Well if all goes well, your relationship with your fiduciary could and should last not only your lifetime, but also beyond that—including generations to follow. That’s how vital a strong fiduciary can be to family success and happiness. 

But what does a healthy client-fiduciary relationship look like in practice, and how do you ensure that relationship grows into an excellent one? Here are the five must-haves, as I see them, along with information on what you and a fiduciary should do to make it a long-lasting bond: 

Expect regular check-ins. We typically meet with our clients every 90 days at a minimum (and more or less than that if they prefer; we meet with some folks monthly and some yearly). But we find that every 90 days is just about the perfect time for Zoom or in-person meetings so that we can discuss finances or whatever else is on your mind (or check in on any life changes). 

Expect personal touches. When we meet four times a year, suffice it to say we get to know you. Not just the numbers in your bank account, but so many other things—the name of your dog or cat, the health of your aunt, your favorite sports teams, what your kids are considering for their careers, the secret ingredient in that meatloaf casserole, you name it. 

That has nothing to do with money. That’s life. And that’s what relationships are built on—the trust you have knowing that we care about you, your family, and your progress.

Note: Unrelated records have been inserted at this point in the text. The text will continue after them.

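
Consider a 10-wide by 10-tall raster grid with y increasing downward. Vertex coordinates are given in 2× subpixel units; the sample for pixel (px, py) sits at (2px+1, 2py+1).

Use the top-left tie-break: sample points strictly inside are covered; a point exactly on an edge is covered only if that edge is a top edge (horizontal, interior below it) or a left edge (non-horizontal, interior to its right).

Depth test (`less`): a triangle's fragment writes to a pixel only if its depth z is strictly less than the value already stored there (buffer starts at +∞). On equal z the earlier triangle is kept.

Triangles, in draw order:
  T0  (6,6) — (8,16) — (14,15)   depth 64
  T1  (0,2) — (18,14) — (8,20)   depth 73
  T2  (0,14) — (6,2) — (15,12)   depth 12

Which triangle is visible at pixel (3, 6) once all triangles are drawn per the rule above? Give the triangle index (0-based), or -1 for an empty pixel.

T0:
  2·area = 62  (B↔C swapped to make it positive)
  edge (6, 6)→(14, 15): d=(8,9) right/bottom  bias=-1
  edge (14, 15)→(8, 16): d=(-6,1) right/bottom  bias=-1
  edge (8, 16)→(6, 6): d=(-2,-10) top-left  bias=+0
    (2,0)@(5, 1): e=[-31,93,0] → ·  [on edge]
    (3,4)@(7, 9): e=[15,43,4] → █
    (4,4)@(9, 9): e=[-3,41,24] → ·
    (3,5)@(7, 11): e=[31,31,0] → █  [on edge]
    (4,5)@(9, 11): e=[13,29,20] → █
    (5,5)@(11, 11): e=[-5,27,40] → ·
    (3,6)@(7, 13): e=[47,19,-4] → ·
    (4,6)@(9, 13): e=[29,17,16] → █
    (5,6)@(11, 13): e=[11,15,36] → █
    (6,6)@(13, 13): e=[-7,13,56] → ·
    (4,7)@(9, 15): e=[45,5,12] → █
    (6,7)@(13, 15): e=[9,1,52] → █
  covered (8 px):
    · · · · · · · · · ·
    · · · · · · · · · ·
    · · · · · · · · · ·
    · · · · · · · · · ·
    · · · █ · · · · · ·
    · · · █ █ · · · · ·
    · · · · █ █ · · · ·
    · · · · █ █ █ · · ·
    · · · · · · · · · ·
    · · · · · · · · · ·
T1:
  2·area = 228
  edge (0, 2)→(18, 14): d=(18,12) right/bottom  bias=-1
  edge (18, 14)→(8, 20): d=(-10,6) right/bottom  bias=-1
  edge (8, 20)→(0, 2): d=(-8,-18) top-left  bias=+0
    (0,1)@(1, 3): e=[6,212,10] → █
    (1,1)@(3, 3): e=[-18,200,46] → ·
    (0,2)@(1, 5): e=[42,192,-6] → ·
    (1,2)@(3, 5): e=[18,180,30] → █
    (2,2)@(5, 5): e=[-6,168,66] → ·
    (1,3)@(3, 7): e=[54,160,14] → █
    (2,3)@(5, 7): e=[30,148,50] → █
    (3,3)@(7, 7): e=[6,136,86] → █
    (4,3)@(9, 7): e=[-18,124,122] → ·
    (1,4)@(3, 9): e=[90,140,-2] → ·
    (2,4)@(5, 9): e=[66,128,34] → █
    (4,4)@(9, 9): e=[18,104,106] → █
    (6,8)@(13, 17): e=[114,0,114] → ·  [on edge]
  covered (28 px):
    · · · · · · · · · ·
    █ · · · · · · · · ·
    · █ · · · · · · · ·
    · █ █ █ · · · · · ·
    · · █ █ █ · · · · ·
    · · █ █ █ █ █ · · ·
    · · █ █ █ █ █ █ · ·
    · · · █ █ █ █ █ · ·
    · · · █ █ █ · · · ·
    · · · · █ · · · · ·
T2:
  2·area = 168
  edge (0, 14)→(6, 2): d=(6,-12) top-left  bias=+0
  edge (6, 2)→(15, 12): d=(9,10) right/bottom  bias=-1
  edge (15, 12)→(0, 14): d=(-15,2) right/bottom  bias=-1
    (2,2)@(5, 5): e=[6,37,125] → █
    (3,2)@(7, 5): e=[30,17,121] → █
    (4,2)@(9, 5): e=[54,-3,117] → ·
    (2,3)@(5, 7): e=[18,55,95] → █
    (4,3)@(9, 7): e=[66,15,87] → █
    (5,3)@(11, 7): e=[90,-5,83] → ·
    (1,4)@(3, 9): e=[6,93,69] → █
    (5,4)@(11, 9): e=[102,13,53] → █
    (6,4)@(13, 9): e=[126,-7,49] → ·
    (1,5)@(3, 11): e=[18,111,39] → █
    (6,5)@(13, 11): e=[138,11,19] → █
    (7,5)@(15, 11): e=[162,-9,15] → ·
  covered (20 px):
    · · · · · · · · · ·
    · · · · · · · · · ·
    · · █ █ · · · · · ·
    · · █ █ █ · · · · ·
    · █ █ █ █ █ · · · ·
    · █ █ █ █ █ █ · · ·
    █ █ █ █ · · · · · ·
    · · · · · · · · · ·
    · · · · · · · · · ·
    · · · · · · · · · ·

Z-buffer (winner per pixel, '.' = empty):
  . . . . . . . . . .
  1 . . . . . . . . .
  . 1 2 2 . . . . . .
  . 1 2 2 2 . . . . .
  . 2 2 2 2 2 . . . .
  . 2 2 2 2 2 2 . . .
  2 2 2 2 0 0 1 1 . .
  . . . 1 0 0 0 1 . .
  . . . 1 1 1 . . . .
  . . . . 1 . . . . .

Result: 2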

Have quick access. Ever been on hold for 10 minutes, 20, 30, or more? And had to listen to that annoying electronic music that can burn a hole in your eardrum? Yeah, me too. And I can’t stand it. Too bad that’s common practice for many large companies. 

With a firm like ours, you’ll get quick access to advisors when you call the office. (Our business model is about serving you well with depth and care, not about serving thousands of people and barely serving them at all.) The point is this: when you have a problem or concern, you need to know you can get to someone promptly, so we make it easy for you to do that.

No question is too weird. You wouldn’t believe some of the questions I’ve gotten serving as a fiduciary. I’ve fielded inquiries about everything from economics to what to do about children who are living in the basement after college or are spinning their wheels in college with no direction. 

All of it is fair game, and our job is to help our clients get solutions and navigate tricky waters (we’ve seen it all, and we often have just the recommendation to help. If we don’t, we’ll research it). 

You can imagine that early on, it might feel odd to tell your fiduciary that you are in a pickle with your spouse about how to spend a year-end bonus because you really, really, really want a new [fill in the blank with your vice that causes arguments with your spouse]. But over time that trust builds and builds, and you realize that a good fiduciary won’t judge you; we only want to help. 

Honesty above all else. For this relationship to work in the short and long term, there’s one key ingredient, and that’s honesty. We pledge to be honest with you, even if the truth hurts (no, you can’t afford the sailboat right now, but let’s work on ways to get one within three years). So, in return, we need you to be straightforward with us.

When all of this works together, you get the final result: a firm that has a team of people with complementary skill sets and specialties who are on call for you to help you navigate and leap over the hurdles in life. I’m proud to say that many, many of our clients have become close  friends. How many people can say that about the robotic voice on the other end of the phone when they’re trying to talk to someone about changing their 401K allocations? Not too many at all.